Yalanistan / Zahide UÇAR

YALANİSTAN

20 gün il dışına çıktım. İnternet yok, haber yok. Kafayı dinledim. 20 gün içinde;

Yalanistan Ülkesinin aşır-istan bölgesinin rüşvetistan mahallesinde, cinayet sokak, terör apartmanında hayat nasıl acaba diye merak edecek oldum… Normal, sıradan bir ülkede 20 yılda yaşanacak olaylar Yalanistan Sultanlığında 20 günde oluvermişti.

Sen-ben diye diye, karanlık güçler “sen” dedikleri bir savcıyı adalete muhtaç bir sarayda katletti. Fenerbahçe oyuncuları otobüsle birlikte kurşunlara hedef oldu. Otobüs şoförü yaralandı.

Ülke karartıldı. Ülkenin bütün elektrik santrallerine kedi mi girdi diye düşünürken, kediler;

“Mart ayı nedeniyle başka işlerle meşgul olduğumuzdan damdan aşağı inemedik. Kesintiden biz mesul değiliz” dediler…. Santrallere hayaletlerin girme ihtimaline karşılık samursak asmayı teklif ettik(!)…
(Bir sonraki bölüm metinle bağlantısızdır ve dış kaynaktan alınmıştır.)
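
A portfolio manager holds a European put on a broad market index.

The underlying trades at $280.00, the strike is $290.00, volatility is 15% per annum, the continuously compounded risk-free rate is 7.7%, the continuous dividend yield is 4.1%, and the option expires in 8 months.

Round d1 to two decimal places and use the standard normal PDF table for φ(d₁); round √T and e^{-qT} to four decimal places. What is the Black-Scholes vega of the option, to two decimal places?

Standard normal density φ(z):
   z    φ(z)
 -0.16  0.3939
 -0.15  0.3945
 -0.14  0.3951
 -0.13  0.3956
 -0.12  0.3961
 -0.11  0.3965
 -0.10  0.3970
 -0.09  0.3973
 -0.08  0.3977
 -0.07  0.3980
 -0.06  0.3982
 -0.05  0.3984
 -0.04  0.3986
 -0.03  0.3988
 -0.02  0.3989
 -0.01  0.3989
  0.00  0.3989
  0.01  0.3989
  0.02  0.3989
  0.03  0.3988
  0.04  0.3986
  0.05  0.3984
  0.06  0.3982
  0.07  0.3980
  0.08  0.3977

88.71

T = 0.6667;  σ√T = 0.1225
d₁ = [ln(280/290) + (0.077 − 0.041 + ½·0.15²)·0.6667] / (σ√T) = (-0.0351 + 0.0315) / 0.1225 = -0.0293 → -0.03
√T = √0.6667 = 0.8165
φ(d₁) = φ(-0.03) = 0.3988
e^(−qT) = e^(−0.041·0.6667) = 0.9730
vega = S·e^(−qT)·φ(d₁)·√T = 280·0.9730·0.3988·0.8165 = 88.7120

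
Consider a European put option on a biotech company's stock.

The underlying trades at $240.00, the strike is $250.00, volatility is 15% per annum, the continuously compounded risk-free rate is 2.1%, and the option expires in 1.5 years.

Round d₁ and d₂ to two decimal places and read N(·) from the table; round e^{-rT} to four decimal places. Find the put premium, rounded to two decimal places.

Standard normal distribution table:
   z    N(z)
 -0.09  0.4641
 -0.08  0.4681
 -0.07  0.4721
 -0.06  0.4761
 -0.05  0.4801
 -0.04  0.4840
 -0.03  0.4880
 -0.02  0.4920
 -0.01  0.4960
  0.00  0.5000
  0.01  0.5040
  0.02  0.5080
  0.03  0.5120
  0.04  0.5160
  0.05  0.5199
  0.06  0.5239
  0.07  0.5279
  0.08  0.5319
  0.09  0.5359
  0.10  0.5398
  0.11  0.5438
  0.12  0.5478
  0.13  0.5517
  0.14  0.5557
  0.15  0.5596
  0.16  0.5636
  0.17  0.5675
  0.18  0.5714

$18.46

σ√T = 0.15 × 1.2247 = 0.1837
ln(S/K) + (r + σ²/2)T = ln(240/250) + (0.021 + 0.15²/2)·1.5 = -0.0408 + 0.0484 = 0.0076
d₁ = 0.0076 / 0.1837 = 0.0411 ≈ 0.04
d₂ = d₁ − σ√T = 0.0411 − 0.1837 = -0.1426 ≈ -0.14
e^(−rT) = e^(−0.021·1.5) = 0.9690
N(−d₂) = N(0.14) = 0.5557;  N(−d₁) = N(-0.04) = 0.4840
P = 250·0.9690·0.5557 − 240·0.4840 = 134.6183 − 116.1600 = 18.4583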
Emniyet’e saldırdılar…. Emniyet personeli kendi emniyetini sağlayamadığı için bunalıma girdi. Psikolojik yardım almak için yanlışlıkla Haydar Dümen’e gidince, Haydar Dümen iktidarsızlık teşhisi koyduğu ekibe fındık-fıstık yemelerini tavsiye etti…

Mecliste bulunan 4 tiyatro grubu 7 Haziran sonrası sahneye çıkaracağı oyuncuları belirledi. Altı oku kırıp şömineye atan grup ile dokuz ışığı patlatan grup, yalanistan ülkesindeki talanistan grubunu fazla eleştirenleri yeni dönemde sahneye çıkarmama kararı aldı. “Yalanistan değişsin, Onuristan olsun. Biz de şeref mahallesinde oturalım” diyenleri şutladı. Küresel sisteme monte edilecek uyumlu aparatları bulup, yeni sahne oyuncularını seçmiş oldu…

Ankara’nın fırdöndüsü ile Manisa’nın zırdöndüsü birbirine girdi. Ağız dalaşından sonra birinin karnı şişti. Diğeri ise gaz çıkardı. Mahalleyi kokuttu.

GDO’lu Gül hala Huber köşkünü işgal etmeye devam ediyor.

Kısacası; Yalanistan Ülkesinde her şey aynı…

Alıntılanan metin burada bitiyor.